Question

The line $y = x$ touches a circle at a point $P$ in the first quadrant such that the distance of $P$ from the origin is $5\sqrt{2}$. If the length of the portion intercepted by this circle on the y-axis is 5 and the equation of the circle, is $x^2 + y^2 + Ax + By + C = 0$. Then find the value of $\frac{|A+B+C|}{6}$.

Answer 1

5

Answer 2

Here's how to solve the problem:

1. Find the coordinates of point P:

   Since $P$ lies on the line $y = x$ and is at a distance of $5\sqrt{2}$ from the origin, its coordinates are $(5, 5)$. This is because the distance from the origin to $(p, p)$ is $\sqrt{p^2 + p^2} = p\sqrt{2}$, so $p\sqrt{2} = 5\sqrt{2}$ implies $p = 5$.

2. Use the circle equation and point P:

   Since $P(5, 5)$ lies on the circle $x^2 + y^2 + Ax + By + C = 0$, we have:

   $5^2 + 5^2 + 5A + 5B + C = 0$ $5A + 5B + C = -50$ (Equation 1)

3. Use the tangent condition:

   The line $y = x$ is tangent to the circle at $P(5, 5)$. The radius from the center $Q(-\frac{A}{2}, -\frac{B}{2})$ to the point $P$ is perpendicular to the tangent line.

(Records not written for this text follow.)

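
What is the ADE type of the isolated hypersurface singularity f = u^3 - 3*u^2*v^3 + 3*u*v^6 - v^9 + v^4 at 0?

E_{6}

The Hessian of f at 0 has rank 0. Corank 2; j^3 = u^3 is a perfect cube, so E-series; the 4-jet and mu = 6 give E_6.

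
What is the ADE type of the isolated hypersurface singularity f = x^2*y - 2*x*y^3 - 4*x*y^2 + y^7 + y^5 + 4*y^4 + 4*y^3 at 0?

The Hessian of f at 0 is [[0, 0], [0, 0]] with rank 0, so corank 2. A Groebner basis of the Jacobian ideal J(f) in C{x,y} is {x^2*y^2 - 4*x^2*y + x^2/7 + 83*x*y^2/7 - 58*x*y/7 + 16*y^2, x^3 - 6*x^2*y + x^2/7 + 83*x*y^2/7 - 58*x*y/7 + 16*y^2, -x*y + y^3 + 2*y^2}; counting standard monomials gives mu = 8. Corank 2; j^3 = y*(x - 2*y)^2 has shape L^2 M (L != M), so D-series; mu = 8 gives D_8.

D_8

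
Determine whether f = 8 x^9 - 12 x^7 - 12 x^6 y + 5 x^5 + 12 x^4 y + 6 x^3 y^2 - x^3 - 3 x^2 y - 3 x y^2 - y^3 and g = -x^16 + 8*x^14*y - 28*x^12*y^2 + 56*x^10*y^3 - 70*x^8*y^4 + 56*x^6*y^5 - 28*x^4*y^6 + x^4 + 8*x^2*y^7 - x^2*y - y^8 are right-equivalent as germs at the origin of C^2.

No.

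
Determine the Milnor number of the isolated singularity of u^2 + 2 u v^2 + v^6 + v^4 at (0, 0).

The Hessian of f at 0 is [[2, 0], [0, 0]] with rank 1, so corank 1. A Groebner basis of the Jacobian ideal J(f) in C{u,v} is {u^3, u^2*v, u + v^2}; counting standard monomials gives mu = 5. Corank 1: A-series; mu = 5 gives A_5.

5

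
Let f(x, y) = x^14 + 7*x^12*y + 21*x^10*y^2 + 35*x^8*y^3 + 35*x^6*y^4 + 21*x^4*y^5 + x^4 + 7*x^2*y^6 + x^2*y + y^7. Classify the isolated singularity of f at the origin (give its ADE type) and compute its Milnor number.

Type D_{8}, Milnor number mu = 8.

The Hessian of f at 0 is [[0, 0], [0, 0]] with rank 0, so corank 2. A Groebner basis of the Jacobian ideal J(f) in C{x,y} is {x^2/7 + y^6, x^3, x*y}; counting standard monomials gives mu = 8. Corank 2; j^3 = x^2*y has shape L^2 M (L != M), so D-series; mu = 8 gives D_8.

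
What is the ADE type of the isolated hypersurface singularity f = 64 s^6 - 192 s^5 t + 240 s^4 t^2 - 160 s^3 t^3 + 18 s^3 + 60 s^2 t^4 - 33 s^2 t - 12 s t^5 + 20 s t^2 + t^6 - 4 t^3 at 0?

The Hessian of f at 0 has rank 0. Corank 2; j^3 = (2*s - t)*(3*s - 2*t)^2 has shape L^2 M (L != M), so D-series; mu = 7 gives D_7.

D_{7}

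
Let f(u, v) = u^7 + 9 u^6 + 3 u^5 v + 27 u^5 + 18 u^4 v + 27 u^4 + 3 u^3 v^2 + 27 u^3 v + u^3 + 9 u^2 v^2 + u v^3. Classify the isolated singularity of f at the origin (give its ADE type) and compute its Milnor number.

The Hessian of f at 0 has rank 0. Corank 2; j^3 = u^3 is a perfect cube, so E-series; the 4-jet and mu = 7 give E_7.

Type E_7, Milnor number mu = 7.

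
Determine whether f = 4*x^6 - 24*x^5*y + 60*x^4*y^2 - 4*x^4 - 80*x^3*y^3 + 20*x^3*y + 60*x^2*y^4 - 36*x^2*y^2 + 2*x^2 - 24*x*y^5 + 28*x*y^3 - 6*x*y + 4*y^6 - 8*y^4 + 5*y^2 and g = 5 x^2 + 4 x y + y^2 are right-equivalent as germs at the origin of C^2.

The Hessian of f at 0 is [[4, -6], [-6, 10]] with rank 2, so corank 0. A Groebner basis of the Jacobian ideal J(f) in C{x,y} is {x, y}; counting standard monomials gives mu = 1. Corank 0: nondegenerate Morse point, so A_1. The Hessian of g at 0 is [[10, 4], [4, 2]] with rank 2, so corank 0. A Groebner basis of the Jacobian ideal J(g) in C{x,y} is {x, y}; counting standard monomials gives mu = 1. Corank 0: nondegenerate Morse point, so A_1. Both have type A_1, hence right-equivalent.

Yes.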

The slope of the tangent line is 1. The slope of the radius $QP$ is:

   $m_{QP} = \frac{5 + \frac{B}{2}}{5 + \frac{A}{2}} = \frac{10 + B}{10 + A}$

   Since $QP$ is perpendicular to the tangent line, the product of their slopes is -1:

   $\frac{10 + B}{10 + A} \cdot 1 = -1$ $10 + B = -10 - A$ $A + B = -20$ (Equation 2)

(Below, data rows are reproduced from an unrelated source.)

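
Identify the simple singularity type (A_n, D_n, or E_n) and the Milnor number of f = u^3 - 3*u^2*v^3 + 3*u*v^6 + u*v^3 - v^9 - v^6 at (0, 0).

Type E_7, Milnor number mu = 7.

The Hessian of f at 0 has rank 0. Corank 2; j^3 = u^3 is a perfect cube, so E-series; the 4-jet and mu = 7 give E_7.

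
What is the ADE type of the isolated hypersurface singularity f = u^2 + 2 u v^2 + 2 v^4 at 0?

A3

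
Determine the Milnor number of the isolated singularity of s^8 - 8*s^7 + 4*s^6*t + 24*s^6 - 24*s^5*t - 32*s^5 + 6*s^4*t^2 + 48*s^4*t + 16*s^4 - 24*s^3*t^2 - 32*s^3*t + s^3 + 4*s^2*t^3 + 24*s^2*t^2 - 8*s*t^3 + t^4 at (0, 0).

6

The Hessian of f at 0 has rank 0. Corank 2; j^3 = s^3 is a perfect cube, so E-series; the 4-jet and mu = 6 give E_6.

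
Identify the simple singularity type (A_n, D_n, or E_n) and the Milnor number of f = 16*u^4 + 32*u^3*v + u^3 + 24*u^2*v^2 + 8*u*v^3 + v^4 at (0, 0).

Type E_{6}, Milnor number mu = 6.

The Hessian of f at 0 has rank 0. Corank 2; j^3 = u^3 is a perfect cube, so E-series; the 4-jet and mu = 6 give E_6.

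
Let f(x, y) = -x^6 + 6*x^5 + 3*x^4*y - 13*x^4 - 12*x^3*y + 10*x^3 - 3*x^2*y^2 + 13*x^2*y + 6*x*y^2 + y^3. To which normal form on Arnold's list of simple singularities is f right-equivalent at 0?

D_{4}

The Hessian of f at 0 has rank 0. Corank 2; j^3 = (2*x + y)*(5*x^2 + 4*x*y + y^2) splits into three distinct lines over C (the quadratic factor has nonzero discriminant), so D_4.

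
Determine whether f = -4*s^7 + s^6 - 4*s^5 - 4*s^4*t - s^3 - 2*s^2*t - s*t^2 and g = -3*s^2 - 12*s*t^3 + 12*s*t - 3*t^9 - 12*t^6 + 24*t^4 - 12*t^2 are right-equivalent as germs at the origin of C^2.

The Hessian of f at 0 has rank 0. Corank 2; j^3 = -s*(s + t)^2 has shape L^2 M (L != M), so D-series; mu = 7 gives D_7. The Hessian of g at 0 has rank 1. Corank 1: A-series; mu = 8 gives A_8. f is D_7 but g is A_8, hence not right-equivalent.

No.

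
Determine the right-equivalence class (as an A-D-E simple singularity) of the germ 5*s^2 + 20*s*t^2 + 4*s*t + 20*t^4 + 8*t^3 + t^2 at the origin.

A_{1}

The Hessian of f at 0 is [[10, 4], [4, 2]] with rank 2, so corank 0. A Groebner basis of the Jacobian ideal J(f) in C{s,t} is {s, t}; counting standard monomials gives mu = 1. Corank 0: nondegenerate Morse point, so A_1.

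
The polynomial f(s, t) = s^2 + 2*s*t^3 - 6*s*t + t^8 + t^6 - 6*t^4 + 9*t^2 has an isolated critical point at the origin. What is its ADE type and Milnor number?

The Hessian of f at 0 has rank 1. Corank 1: A-series; mu = 7 gives A_7.

Type A_{7}, Milnor number mu = 7.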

4. Use the y-intercept condition:

   The length of the intercept on the y-axis is 5. Setting $x = 0$ in the circle equation gives $y^2 + By + C = 0$. The difference between the roots $y_1$ and $y_2$ of this quadratic is the length of the intercept, so $|y_1 - y_2| = 5$. Using the formula for the difference of roots, we have:

   $\sqrt{B^2 - 4C} = 5$ $B^2 - 4C = 25$ (Equation 3)

5. Solve the system of equations:

   We have the following system of equations:

   • $5A + 5B + C = -50$
   • $A + B = -20$
   • $B^2 - 4C = 25$

   Substitute Equation 2 into Equation 1:

   $5(-20) + C = -50$ $C = 50$

   Substitute $C = 50$ into Equation 3:

   $B^2 - 4(50) = 25$ $B^2 = 225$ $B = \pm 15$

   If $B = 15$, then $A = -35$. If $B = -15$, then $A = -5$.

   So we have two possible sets of values: $(A, B, C) = (-35, 15, 50)$ and $(-5, -15, 50)$.

6. Calculate the final value:

   In both cases, $A + B + C = -20 + 50 = 30$. Therefore, $\frac{|A + B + C|}{6} = \frac{30}{6} = 5$.

Therefore, the final answer is 5.